77 It follows that the General Court did not err in law in concluding, in paragraphs 67 and 68 of the judgment under appeal, first, that the Commission’s power to impose the fine at issue by the contested decision derived from Article 23(2) of Regulation No 1/2003 and that the procedure had to be conducted in accordance with that regulation and, secondly, that the substantive law laying down the penalty applicable was Article 65(1) and (5) CS.
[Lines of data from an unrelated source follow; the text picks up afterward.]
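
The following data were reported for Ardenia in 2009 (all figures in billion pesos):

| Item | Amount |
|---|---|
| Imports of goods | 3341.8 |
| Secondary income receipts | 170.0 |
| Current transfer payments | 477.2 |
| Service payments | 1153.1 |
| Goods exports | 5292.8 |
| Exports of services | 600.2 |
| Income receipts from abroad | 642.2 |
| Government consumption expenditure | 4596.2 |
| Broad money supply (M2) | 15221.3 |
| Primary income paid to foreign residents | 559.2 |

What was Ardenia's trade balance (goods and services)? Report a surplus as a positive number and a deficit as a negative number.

Goods balance = 5292.8 - 3341.8 = 1951.0
Services balance = 600.2 - 1153.1 = -552.9
Trade balance (goods + services) = 1951.0 + (-552.9) = 1398.1

1398.1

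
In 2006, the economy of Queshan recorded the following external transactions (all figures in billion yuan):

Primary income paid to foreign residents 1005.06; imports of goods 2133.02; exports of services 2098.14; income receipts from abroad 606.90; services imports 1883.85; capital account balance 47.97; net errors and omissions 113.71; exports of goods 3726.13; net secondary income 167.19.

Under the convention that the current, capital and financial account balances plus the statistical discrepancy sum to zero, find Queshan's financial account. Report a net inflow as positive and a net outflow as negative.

Goods balance = 3726.13 - 2133.02 = 1593.11
Services balance = 2098.14 - 1883.85 = 214.29
Trade balance (goods + services) = 1593.11 + 214.29 = 1807.40
Net primary income = 606.90 - 1005.06 = -398.16
Net secondary income = 167.19
Current account = 1807.40 + (-398.16) + 167.19 = 1576.43
Financial account = -(1576.43 + 47.97 + 113.71) = -1738.11

-1738.11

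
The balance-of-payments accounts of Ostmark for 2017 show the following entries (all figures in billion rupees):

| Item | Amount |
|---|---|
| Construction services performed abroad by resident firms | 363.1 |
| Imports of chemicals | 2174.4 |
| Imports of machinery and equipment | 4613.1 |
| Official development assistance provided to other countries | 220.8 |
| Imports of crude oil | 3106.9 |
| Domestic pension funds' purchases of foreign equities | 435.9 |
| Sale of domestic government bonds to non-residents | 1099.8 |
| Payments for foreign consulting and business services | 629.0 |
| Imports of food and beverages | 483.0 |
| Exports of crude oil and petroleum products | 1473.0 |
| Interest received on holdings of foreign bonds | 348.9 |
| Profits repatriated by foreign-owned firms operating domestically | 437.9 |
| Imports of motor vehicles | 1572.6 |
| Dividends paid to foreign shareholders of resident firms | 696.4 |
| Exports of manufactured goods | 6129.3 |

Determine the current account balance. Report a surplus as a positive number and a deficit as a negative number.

-5619.8

Goods: -2174.4 - 483.0 - 1572.6 + 1473.0 - 3106.9 - 4613.1 + 6129.3 = -4347.7
Services: 363.1 - 629.0 = -265.9
Primary income: 348.9 - 437.9 - 696.4 = -785.4
Secondary income: -220.8
Current account = (-4347.7) + (-265.9) + (-785.4) + (-220.8) = -5619.8
(Excluded from the current account — financial account: domestic pension funds' purchases of foreign equities 435.9, sale of domestic government bonds to non-residents 1099.8.)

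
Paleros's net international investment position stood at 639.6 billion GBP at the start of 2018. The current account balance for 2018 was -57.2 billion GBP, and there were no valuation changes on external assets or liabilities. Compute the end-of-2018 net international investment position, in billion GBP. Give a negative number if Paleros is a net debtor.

582.4

With no valuation effects, change in NIIP = current account = -57.2
End-of-year NIIP = 639.6 + (-57.2) = 582.4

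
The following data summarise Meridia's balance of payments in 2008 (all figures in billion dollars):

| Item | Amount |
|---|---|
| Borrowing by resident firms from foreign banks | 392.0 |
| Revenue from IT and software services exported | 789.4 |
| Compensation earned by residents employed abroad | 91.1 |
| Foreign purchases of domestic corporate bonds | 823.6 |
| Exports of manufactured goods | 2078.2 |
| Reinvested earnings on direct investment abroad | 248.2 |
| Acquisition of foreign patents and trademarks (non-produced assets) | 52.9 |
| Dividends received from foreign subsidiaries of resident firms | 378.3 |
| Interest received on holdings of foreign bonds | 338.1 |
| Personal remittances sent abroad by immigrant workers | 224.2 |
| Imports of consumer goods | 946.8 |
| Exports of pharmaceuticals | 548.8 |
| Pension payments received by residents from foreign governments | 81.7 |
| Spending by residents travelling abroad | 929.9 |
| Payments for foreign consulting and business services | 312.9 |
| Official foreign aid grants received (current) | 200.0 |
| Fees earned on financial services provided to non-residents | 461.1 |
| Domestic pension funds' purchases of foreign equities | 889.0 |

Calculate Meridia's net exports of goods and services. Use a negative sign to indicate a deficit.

1687.9

Goods: -946.8 + 2078.2 + 548.8 = 1680.2
Services: 789.4 - 312.9 - 929.9 + 461.1 = 7.7
Trade balance = 1680.2 + 7.7 = 1687.9
(Excluded from the trade balance — financial account: borrowing by resident firms from foreign banks 392.0, foreign purchases of domestic corporate bonds 823.6, domestic pension funds' purchases of foreign equities 889.0; primary income: compensation earned by residents employed abroad 91.1, reinvested earnings on direct investment abroad 248.2, dividends received from foreign subsidiaries of resident firms 378.3, interest received on holdings of foreign bonds 338.1; capital account: acquisition of foreign patents and trademarks (non-produced assets) 52.9; secondary income: personal remittances sent abroad by immigrant workers 224.2, pension payments received by residents from foreign governments 81.7, official foreign aid grants received (current) 200.0.)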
78 In the third place, in so far as ARBED submits that the General Court did not explicitly deal with all its arguments, it must be recalled that, according to settled case-law, the General Court’s duty, under Article 36 and the first paragraph of Article 53 of the Statute of the Court of Justice, to state reasons for its judgments does not require it to provide an account that follows exhaustively and one by one all the arguments articulated by the parties to the case. The reasoning may therefore be implicit, on condition that it enables the persons concerned to know why the measures in question were taken and provides the Court of Justice with sufficient material for it to exercise its powers of review (Case C-431/07 P Bouygues and Bouygues Télécom v Commission [2009] ECR I-2665, paragraph 42, and order in Case C-150/09 P Iride and Iride Energia v Commission, paragraph 42).
79 The General Court’s reasoning is clear and is such as to enable ARBED to know why the General Court rejected the plea in question and to provide the Court with sufficient material to exercise its powers of review. It follows that the judgment under appeal is not vitiated by a failure to state reasons.
80 Having regard to all the foregoing, the first ground of appeal must be rejected.